188- «O DENTE QUEBRADO»
Aos doze anos de idade, Juan Pena, brigando com uns moleques
de rua, levou uma pedrada num dente; o sangue correu, lavando-lhe o sujo da
cara, e o dente partiu-se em forma de serra. Nesse dia começa a idade de ouro
de Juan Pena.
Com a ponta da língua, Juan passava o tempo a roçar o dente
quebrado — o corpo imóvel, o olhar vago, sem pensar. Assim, de rebelde e brigão
que era, fez-se calado e manso.
Os pais de Juan, fartos de ouvir queixas da vizinhança e dos
transeuntes — vítimas das perversidades do garoto —, e que haviam esgotado toda
espécie de repreensões e castigos, achavam-se agora estupefactos e aflitos com
essa transformação.
Juan não dizia uma palavra, e passava horas a fio em atitude
hierática, como em êxtase, enquanto lá dentro, na escuridão da boca fechada,
sua língua acariciava o dente quebrado. Sem pensar.

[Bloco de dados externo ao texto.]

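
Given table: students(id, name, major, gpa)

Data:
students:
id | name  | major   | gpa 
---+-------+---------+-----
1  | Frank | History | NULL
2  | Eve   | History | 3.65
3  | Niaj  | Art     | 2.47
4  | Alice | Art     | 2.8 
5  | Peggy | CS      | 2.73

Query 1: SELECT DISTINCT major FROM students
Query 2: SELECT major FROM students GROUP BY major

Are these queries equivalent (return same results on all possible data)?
Yes, equivalent

Both queries return: [('Art',), ('CS',), ('History',)]

Reason: Both get unique majors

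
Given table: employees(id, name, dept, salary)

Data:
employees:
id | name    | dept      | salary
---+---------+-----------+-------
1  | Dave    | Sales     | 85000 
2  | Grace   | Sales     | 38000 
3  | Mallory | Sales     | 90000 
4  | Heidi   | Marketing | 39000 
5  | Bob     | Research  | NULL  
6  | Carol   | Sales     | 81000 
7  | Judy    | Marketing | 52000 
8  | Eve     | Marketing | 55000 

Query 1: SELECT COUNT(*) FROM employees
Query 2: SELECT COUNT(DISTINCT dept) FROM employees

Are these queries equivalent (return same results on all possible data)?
No, not equivalent

Query 1 returns: [(8,)]
Query 2 returns: [(3,)]

Reason: COUNT(*) counts rows, COUNT(DISTINCT dept) counts unique depts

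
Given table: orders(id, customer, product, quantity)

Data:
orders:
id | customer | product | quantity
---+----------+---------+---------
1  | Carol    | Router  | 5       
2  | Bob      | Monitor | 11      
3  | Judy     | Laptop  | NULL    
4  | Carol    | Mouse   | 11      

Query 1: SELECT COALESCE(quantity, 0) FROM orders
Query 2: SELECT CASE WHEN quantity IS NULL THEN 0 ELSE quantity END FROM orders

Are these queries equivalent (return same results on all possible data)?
Yes, equivalent

Both queries return: [(0,), (5,), (11,), (11,)]

Reason: COALESCE vs CASE for NULL handling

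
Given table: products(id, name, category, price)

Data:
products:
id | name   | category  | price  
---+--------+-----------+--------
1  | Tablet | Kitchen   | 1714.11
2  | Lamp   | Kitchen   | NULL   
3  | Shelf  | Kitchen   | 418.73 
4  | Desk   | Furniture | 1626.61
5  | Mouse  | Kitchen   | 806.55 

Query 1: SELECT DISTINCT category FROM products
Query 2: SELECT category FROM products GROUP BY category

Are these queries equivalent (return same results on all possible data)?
Yes, equivalent

Both queries return: [('Furniture',), ('Kitchen',)]

Reason: Both get unique categorys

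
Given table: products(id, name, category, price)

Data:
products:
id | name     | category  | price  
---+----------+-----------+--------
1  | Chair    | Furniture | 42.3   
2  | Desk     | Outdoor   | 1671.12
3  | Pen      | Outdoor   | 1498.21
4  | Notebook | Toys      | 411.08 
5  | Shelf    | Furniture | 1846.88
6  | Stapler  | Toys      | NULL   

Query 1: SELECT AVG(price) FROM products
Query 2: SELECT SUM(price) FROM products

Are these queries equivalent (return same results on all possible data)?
No, not equivalent

Query 1 returns: [(1093.9180000000001,)]
Query 2 returns: [(5469.59,)]

Reason: AVG vs SUM give different aggregate values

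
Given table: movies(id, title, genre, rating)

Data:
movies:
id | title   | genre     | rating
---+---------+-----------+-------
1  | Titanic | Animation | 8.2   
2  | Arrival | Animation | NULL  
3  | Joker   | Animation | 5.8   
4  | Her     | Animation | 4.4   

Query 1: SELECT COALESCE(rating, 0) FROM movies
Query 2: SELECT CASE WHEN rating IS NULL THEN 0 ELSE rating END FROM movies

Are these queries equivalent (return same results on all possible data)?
Yes, equivalent

Both queries return: [(0,), (4.4,), (5.8,), (8.2,)]

Reason: COALESCE vs CASE for NULL handling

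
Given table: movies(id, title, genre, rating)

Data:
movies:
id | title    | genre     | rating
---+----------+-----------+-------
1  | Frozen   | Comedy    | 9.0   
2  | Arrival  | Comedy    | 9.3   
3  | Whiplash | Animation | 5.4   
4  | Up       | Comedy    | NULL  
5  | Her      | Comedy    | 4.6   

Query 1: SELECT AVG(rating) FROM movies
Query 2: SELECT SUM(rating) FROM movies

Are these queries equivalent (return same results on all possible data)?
No, not equivalent

Query 1 returns: [(7.075,)]
Query 2 returns: [(28.3,)]

Reason: AVG vs SUM give different aggregate values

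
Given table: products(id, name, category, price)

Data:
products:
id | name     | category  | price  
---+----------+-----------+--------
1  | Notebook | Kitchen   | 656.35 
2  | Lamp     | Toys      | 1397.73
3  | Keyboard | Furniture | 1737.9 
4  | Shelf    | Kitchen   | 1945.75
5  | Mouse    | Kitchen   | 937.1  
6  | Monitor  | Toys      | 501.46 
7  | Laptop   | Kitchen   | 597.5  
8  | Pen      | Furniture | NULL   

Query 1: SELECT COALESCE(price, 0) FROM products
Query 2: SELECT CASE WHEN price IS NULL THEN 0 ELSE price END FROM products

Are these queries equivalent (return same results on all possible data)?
Yes, equivalent

Both queries return: [(0,), (501.46,), (597.5,), (656.35,), (937.1,), (1397.73,), (1737.9,), (1945.75,)]

Reason: COALESCE vs CASE for NULL handling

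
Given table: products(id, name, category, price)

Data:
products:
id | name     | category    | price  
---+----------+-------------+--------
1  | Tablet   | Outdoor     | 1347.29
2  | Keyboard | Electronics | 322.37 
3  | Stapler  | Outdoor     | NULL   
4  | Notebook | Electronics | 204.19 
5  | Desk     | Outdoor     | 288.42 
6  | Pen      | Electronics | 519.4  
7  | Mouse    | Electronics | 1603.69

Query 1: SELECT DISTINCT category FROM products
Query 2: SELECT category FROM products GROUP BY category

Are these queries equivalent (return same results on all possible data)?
Yes, equivalent

Both queries return: [('Electronics',), ('Outdoor',)]

Reason: Both get unique categorys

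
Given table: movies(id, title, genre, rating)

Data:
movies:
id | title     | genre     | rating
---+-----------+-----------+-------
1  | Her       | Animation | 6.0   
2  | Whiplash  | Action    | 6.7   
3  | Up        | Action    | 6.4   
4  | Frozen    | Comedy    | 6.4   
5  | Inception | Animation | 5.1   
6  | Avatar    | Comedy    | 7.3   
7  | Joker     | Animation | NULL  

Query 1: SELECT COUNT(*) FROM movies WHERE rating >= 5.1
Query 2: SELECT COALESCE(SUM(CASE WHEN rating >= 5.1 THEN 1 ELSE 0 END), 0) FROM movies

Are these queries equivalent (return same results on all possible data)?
Yes, equivalent

Both queries return: [(6,)]

Reason: COUNT with WHERE vs conditional SUM (COALESCE handles empty-table NULL)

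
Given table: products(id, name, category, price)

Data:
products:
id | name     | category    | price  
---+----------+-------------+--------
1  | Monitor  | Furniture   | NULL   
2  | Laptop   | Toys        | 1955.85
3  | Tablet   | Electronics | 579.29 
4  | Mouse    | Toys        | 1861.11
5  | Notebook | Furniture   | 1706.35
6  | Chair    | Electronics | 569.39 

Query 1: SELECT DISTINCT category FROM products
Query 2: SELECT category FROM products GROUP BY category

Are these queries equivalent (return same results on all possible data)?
Yes, equivalent

Both queries return: [('Electronics',), ('Furniture',), ('Toys',)]

Reason: Both get unique categorys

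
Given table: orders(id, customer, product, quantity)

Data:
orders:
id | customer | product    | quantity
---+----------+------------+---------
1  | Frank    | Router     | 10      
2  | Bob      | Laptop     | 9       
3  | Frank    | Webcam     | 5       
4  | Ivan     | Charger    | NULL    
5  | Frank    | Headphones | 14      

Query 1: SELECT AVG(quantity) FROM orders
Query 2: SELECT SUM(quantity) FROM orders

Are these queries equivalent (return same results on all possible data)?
No, not equivalent

Query 1 returns: [(9.5,)]
Query 2 returns: [(38,)]

Reason: AVG vs SUM give different aggregate values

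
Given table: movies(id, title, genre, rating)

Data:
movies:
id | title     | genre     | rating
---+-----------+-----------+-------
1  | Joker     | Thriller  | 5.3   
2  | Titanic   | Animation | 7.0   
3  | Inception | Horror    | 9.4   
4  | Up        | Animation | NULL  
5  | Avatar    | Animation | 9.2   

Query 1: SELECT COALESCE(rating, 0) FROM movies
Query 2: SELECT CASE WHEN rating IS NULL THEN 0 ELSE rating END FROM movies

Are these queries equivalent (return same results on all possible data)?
Yes, equivalent

Both queries return: [(0,), (5.3,), (7.0,), (9.2,), (9.4,)]

Reason: COALESCE vs CASE for NULL handling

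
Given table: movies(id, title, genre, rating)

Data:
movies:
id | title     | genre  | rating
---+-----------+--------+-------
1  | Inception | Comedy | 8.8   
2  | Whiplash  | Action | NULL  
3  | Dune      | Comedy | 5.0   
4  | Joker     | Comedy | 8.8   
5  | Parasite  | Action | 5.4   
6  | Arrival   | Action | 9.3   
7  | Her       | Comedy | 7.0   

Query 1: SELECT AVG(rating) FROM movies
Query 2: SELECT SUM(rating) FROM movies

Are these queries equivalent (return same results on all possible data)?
No, not equivalent

Query 1 returns: [(7.383333333333334,)]
Query 2 returns: [(44.300000000000004,)]

Reason: AVG vs SUM give different aggregate values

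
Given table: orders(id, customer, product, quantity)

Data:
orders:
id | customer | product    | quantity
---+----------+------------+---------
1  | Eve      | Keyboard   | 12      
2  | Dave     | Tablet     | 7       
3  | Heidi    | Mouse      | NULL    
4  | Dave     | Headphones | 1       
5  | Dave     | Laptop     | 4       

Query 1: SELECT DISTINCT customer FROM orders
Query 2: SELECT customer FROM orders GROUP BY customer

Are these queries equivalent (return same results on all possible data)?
Yes, equivalent

Both queries return: [('Dave',), ('Eve',), ('Heidi',)]

Reason: Both get unique customers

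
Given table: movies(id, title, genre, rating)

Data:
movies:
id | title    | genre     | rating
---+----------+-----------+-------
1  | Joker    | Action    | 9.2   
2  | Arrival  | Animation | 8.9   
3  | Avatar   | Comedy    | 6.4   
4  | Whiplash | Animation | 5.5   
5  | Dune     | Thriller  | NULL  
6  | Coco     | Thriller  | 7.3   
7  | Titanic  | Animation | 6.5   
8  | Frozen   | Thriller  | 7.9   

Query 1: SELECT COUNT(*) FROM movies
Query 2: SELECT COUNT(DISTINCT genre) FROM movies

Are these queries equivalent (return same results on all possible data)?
No, not equivalent

Query 1 returns: [(8,)]
Query 2 returns: [(4,)]

Reason: COUNT(*) counts rows, COUNT(DISTINCT genre) counts unique genres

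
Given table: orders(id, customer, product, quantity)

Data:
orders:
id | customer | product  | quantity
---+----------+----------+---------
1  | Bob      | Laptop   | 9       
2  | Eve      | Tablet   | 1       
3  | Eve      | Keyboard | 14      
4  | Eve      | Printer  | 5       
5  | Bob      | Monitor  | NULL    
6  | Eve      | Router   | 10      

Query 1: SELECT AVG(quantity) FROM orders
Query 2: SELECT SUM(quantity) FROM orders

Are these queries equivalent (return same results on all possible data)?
No, not equivalent

Query 1 returns: [(7.8,)]
Query 2 returns: [(39,)]

Reason: AVG vs SUM give different aggregate values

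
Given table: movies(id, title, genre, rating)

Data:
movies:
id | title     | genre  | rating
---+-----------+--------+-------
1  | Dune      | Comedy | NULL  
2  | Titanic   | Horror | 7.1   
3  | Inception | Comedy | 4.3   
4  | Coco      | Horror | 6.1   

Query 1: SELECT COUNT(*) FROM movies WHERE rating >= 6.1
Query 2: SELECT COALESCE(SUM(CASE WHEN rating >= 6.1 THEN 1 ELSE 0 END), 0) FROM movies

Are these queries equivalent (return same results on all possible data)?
Yes, equivalent

Both queries return: [(2,)]

Reason: COUNT with WHERE vs conditional SUM (COALESCE handles empty-table NULL)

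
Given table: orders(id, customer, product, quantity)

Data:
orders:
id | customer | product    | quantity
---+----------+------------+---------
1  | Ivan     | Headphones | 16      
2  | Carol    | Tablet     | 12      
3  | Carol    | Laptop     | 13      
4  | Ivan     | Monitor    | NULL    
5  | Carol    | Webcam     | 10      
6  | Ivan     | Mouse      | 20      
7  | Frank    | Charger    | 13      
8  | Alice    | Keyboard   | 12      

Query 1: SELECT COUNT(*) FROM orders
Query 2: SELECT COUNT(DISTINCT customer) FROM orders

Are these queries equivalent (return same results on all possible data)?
No, not equivalent

Query 1 returns: [(8,)]
Query 2 returns: [(4,)]

Reason: COUNT(*) counts rows, COUNT(DISTINCT customer) counts unique customers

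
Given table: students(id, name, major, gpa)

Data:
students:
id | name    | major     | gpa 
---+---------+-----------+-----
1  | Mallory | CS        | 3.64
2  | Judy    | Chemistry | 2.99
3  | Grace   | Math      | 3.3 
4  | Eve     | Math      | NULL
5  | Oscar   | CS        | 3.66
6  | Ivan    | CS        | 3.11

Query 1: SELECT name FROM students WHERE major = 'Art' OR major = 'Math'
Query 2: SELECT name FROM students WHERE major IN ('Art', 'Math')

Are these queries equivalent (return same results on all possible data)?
Yes, equivalent

Both queries return: [('Eve',), ('Grace',)]

Reason: OR vs IN are equivalent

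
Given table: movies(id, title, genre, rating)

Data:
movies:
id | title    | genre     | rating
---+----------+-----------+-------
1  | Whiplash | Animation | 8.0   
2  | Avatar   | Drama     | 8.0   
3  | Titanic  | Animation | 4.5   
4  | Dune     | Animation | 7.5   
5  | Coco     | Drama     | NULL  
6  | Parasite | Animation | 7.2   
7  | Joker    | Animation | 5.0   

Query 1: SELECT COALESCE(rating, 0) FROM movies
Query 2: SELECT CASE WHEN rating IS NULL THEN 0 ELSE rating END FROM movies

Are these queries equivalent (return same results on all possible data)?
Yes, equivalent

Both queries return: [(0,), (4.5,), (5.0,), (7.2,), (7.5,), (8.0,), (8.0,)]

Reason: COALESCE vs CASE for NULL handling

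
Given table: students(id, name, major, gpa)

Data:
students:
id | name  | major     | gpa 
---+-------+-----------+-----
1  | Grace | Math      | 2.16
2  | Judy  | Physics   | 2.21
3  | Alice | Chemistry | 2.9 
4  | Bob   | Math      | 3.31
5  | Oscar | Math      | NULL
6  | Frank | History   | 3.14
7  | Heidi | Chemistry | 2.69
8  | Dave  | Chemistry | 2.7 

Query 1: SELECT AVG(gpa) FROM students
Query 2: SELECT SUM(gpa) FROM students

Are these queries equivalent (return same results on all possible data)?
No, not equivalent

Query 1 returns: [(2.73,)]
Query 2 returns: [(19.11,)]

Reason: AVG vs SUM give different aggregate values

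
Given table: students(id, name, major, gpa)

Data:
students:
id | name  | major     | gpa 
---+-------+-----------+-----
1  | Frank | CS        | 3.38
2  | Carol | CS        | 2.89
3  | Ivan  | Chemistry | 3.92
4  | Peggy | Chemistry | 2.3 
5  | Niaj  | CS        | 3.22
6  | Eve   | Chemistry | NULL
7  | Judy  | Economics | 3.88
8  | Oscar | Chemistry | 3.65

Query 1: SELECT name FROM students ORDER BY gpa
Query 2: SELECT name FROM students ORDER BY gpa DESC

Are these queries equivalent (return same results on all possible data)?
No, not equivalent

Query 1 returns: [('Eve',), ('Peggy',), ('Carol',), ('Niaj',), ('Frank',), ('Oscar',), ('Judy',), ('Ivan',)]
Query 2 returns: [('Ivan',), ('Judy',), ('Oscar',), ('Frank',), ('Niaj',), ('Carol',), ('Peggy',), ('Eve',)]

Reason: ASC vs DESC gives opposite ordering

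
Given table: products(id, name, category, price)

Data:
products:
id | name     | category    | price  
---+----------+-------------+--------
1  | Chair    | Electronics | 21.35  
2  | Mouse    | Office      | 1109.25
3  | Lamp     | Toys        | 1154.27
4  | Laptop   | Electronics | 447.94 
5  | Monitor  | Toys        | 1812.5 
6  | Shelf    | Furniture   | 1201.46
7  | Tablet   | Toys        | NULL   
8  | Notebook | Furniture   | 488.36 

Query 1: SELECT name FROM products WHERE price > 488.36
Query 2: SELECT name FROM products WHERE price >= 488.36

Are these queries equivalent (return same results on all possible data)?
No, not equivalent

Query 1 returns: [('Mouse',), ('Lamp',), ('Monitor',), ('Shelf',)]
Query 2 returns: [('Mouse',), ('Lamp',), ('Monitor',), ('Shelf',), ('Notebook',)]

Reason: > vs >= gives different results when price = 488.36 exists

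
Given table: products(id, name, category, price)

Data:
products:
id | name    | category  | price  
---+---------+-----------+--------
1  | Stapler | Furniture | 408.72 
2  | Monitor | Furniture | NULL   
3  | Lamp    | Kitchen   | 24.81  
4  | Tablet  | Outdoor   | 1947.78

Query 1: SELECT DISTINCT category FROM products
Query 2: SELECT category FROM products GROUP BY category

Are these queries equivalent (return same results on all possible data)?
Yes, equivalent

Both queries return: [('Furniture',), ('Kitchen',), ('Outdoor',)]

Reason: Both get unique categorys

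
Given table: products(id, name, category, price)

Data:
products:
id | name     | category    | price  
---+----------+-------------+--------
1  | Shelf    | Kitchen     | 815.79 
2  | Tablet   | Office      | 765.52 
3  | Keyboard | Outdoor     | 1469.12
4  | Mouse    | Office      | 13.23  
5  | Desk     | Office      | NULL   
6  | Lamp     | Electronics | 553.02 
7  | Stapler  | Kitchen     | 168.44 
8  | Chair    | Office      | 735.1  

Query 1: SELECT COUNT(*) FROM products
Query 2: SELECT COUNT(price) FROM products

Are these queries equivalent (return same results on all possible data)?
No, not equivalent

Query 1 returns: [(8,)]
Query 2 returns: [(7,)]

Reason: COUNT(*) includes NULLs, COUNT(column) excludes them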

— Esse menino não anda bem, Paulo — dizia a mãe ao marido.
— É preciso chamar o médico.
Veio o doutor, grave e pançudo, e fez o diagnóstico: pulso
normal, bochechas sangüíneas, excelente apetite, nenhum sintoma de doença.
— Minha senhora — acabou por dizer o sábio, depois de longo
exame —, a honestidade da minha pessoa impõe que lhe declare...
— O quê, senhor doutor de minha alma? — interrompeu a
angustiada mãe.
— Que seu filho está são como um perro. O que é indiscutível
— continuou, em voz misteriosa —, é que estamos em face de um caso fenomenal:
seu filho, minha estimável senhora, sofre daquilo a que hoje chamamos o mal de
pensar; numa palavra, seu filho é um filósofo precoce, um gênio talvez.
Na escuridão da boca, Juan acariciava o seu dente quebrado.
Sem pensar.
Parentes e amigos fizeram-se eco da opinião do doutor,
acolhida com indescritível júbilo pelos pais de Juan. Dentro em pouco,
citava-se em toda a cidade o espantoso caso do “menino-prodígio”, e sua fama
cresceu como um balão inchado de fumaça. Até o mestre-escola, que sempre o
tivera como a cabeça mais lerda deste mundo, submeteu-se à opinião geral, visto
que a voz do povo é a voz de Deus. E cada um trazia a confronto o seu exemplo:
Demóstenes comia areia; Shakespeare era um malandrinho esfarrapado; Edison etc.
Cresceu Juan Pena entre livros abertos diante dos olhos, mas
que ele não lia, distraído pela tarefa de sua língua ocupada em tocar a pequena
serra do dente quebrado. Sem pensar.
E, com o corpo, crescia-lhe a reputação de homem judicioso, sábio e “profundo”, e ninguém se cansava de louvar o talento maravilhoso de Juan.
Juan ainda em plena mocidade, e as mais belas mulheres
tratando de seduzir e conquistar aquele espírito superior, entregue a fundas
meditações, segundo o julgamento de todos, mas que, na escuridão de sua boca,
roçava o dente quebrado. Sem pensar.
Passaram-se meses e anos, e Juan Pena foi deputado,
académico, ministro. E achava-se a pique de ser eleito presidente da República,
quando a apoplexia o surpreendeu, acariciando com a ponta da língua o seu dente
quebrado.
E os sinos dobraram; e foi decretado rigoroso luto nacional;
um orador chorou, numa oração fúnebre, em nome da pátria; e caíram rosas e
lágrimas sobre o túmulo do grande homem que não tivera tempo de pensar.